Recipe: Maple-Roasted Brussels Sprouts

This is a recipe I've been preparing for a couple of years now, typically around the holidays, as a side at Thanksgiving or Christmas dinner. However, it is still a tasty side to enjoy year-round. Most recently, it was a veggie starter/side for Creamy Pumpkin Penne.
My oldest (now 6 years old) LOVES Brussels sprouts prepared this way. It was the first way I ever prepared them for her (and also the first way I ever prepared them for myself... ha!) and now we're both hooked. She'll even eat Brussels sprouts, steamed, with salt and pepper.
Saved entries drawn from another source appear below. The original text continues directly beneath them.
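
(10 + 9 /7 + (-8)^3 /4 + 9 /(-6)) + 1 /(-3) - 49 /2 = -143.05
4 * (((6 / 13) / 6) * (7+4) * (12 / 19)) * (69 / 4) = 9108 / 247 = 36.87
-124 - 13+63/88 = -11993/88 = -136.28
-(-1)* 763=763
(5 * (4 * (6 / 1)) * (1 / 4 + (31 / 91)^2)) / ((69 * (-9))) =-121250 / 1714167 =-0.07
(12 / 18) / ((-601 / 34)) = -68 / 1803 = -0.04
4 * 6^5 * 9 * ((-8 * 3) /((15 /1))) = -2239488 /5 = -447897.60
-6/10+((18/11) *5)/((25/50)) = 867/55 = 15.76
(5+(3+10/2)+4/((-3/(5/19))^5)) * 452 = 3535536876932/601692057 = 5875.99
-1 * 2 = -2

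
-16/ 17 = -0.94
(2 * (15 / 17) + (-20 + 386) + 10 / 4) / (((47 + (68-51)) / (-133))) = -1674337 / 2176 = -769.46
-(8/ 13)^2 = -64/ 169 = -0.38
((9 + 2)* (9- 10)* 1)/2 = -11/2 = -5.50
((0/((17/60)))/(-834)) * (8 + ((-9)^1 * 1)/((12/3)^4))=0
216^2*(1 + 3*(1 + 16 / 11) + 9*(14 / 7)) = 13530240 / 11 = 1230021.82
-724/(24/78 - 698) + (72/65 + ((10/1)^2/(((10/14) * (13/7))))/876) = 28810633/12911145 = 2.23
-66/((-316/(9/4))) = 297/632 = 0.47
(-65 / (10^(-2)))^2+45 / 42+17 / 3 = 1774500283 / 42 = 42250006.74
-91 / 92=-0.99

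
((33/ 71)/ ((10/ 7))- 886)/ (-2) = 628829/ 1420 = 442.84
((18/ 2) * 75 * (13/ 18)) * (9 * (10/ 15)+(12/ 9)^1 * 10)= 9425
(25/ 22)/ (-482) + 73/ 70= 1.04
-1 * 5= -5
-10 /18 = -5 /9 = -0.56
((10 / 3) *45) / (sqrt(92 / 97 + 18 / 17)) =15 *sqrt(5458190) / 331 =105.87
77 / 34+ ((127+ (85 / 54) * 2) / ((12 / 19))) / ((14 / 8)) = 120.02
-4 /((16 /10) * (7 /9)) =-45 /14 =-3.21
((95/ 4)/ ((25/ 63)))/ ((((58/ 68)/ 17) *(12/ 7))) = 807177/ 1160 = 695.84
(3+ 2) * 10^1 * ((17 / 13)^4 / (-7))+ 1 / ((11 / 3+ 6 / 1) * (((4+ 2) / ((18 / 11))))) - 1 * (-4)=-1075253755 / 63776713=-16.86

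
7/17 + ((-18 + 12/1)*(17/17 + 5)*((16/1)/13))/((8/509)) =-2818.67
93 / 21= 31 / 7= 4.43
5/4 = 1.25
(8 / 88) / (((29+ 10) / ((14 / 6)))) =7 / 1287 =0.01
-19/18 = -1.06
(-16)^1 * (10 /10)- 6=-22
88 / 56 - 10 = -59 / 7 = -8.43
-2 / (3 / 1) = -0.67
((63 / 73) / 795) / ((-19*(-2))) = 0.00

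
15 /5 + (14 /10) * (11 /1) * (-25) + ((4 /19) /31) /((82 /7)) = -9224904 /24149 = -382.00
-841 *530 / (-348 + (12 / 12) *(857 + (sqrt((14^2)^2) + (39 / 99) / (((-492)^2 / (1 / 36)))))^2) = -0.40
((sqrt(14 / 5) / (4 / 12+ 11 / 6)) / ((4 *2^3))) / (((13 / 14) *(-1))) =-21 *sqrt(70) / 6760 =-0.03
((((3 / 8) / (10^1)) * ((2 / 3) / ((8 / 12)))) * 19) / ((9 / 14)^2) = 931 / 540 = 1.72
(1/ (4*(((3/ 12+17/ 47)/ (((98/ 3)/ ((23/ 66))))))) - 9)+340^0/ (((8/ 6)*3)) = 312753/ 10580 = 29.56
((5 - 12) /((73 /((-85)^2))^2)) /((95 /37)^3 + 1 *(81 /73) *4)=-18508827806875 /5766996131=-3209.44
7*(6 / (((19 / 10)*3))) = 140 / 19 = 7.37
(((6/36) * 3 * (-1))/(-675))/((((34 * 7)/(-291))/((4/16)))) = -97/428400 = -0.00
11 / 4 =2.75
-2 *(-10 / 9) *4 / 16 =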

If you want your little one to try new a new vegetable, this may be a good recipe to start off with.
My oldest was so excited the other day to discover that I was making this for dinner that she squealed, "my favorite!!!" and ran to daddy and her little brothers to tell them the good news.
Maple-Roasted Brussels Sprouts

1 lb. Brussels sprouts
3 Tbsp. olive oil
1/2 tsp. salt
1/8 tsp. pepper
2 Tbsp. maple syrup

Preheat the oven to 350 degrees.

Cut ends and discard outer leaves of Brussels sprouts. Cut each Brussels sprout in half. In a bowl, combine Brussels sprouts, olive oil, salt, and pepper and toss until the Brussels sprouts are well coated.

Pour the contents of the mixing bowl onto a baking sheet. Roast for 15 minutes. Stir the Brussels sprouts and roast for 10 more minutes. Then stir again and drizzle maple syrup over the Brussels sprouts. Roast for 10 more minutes, or until they are fork-tender.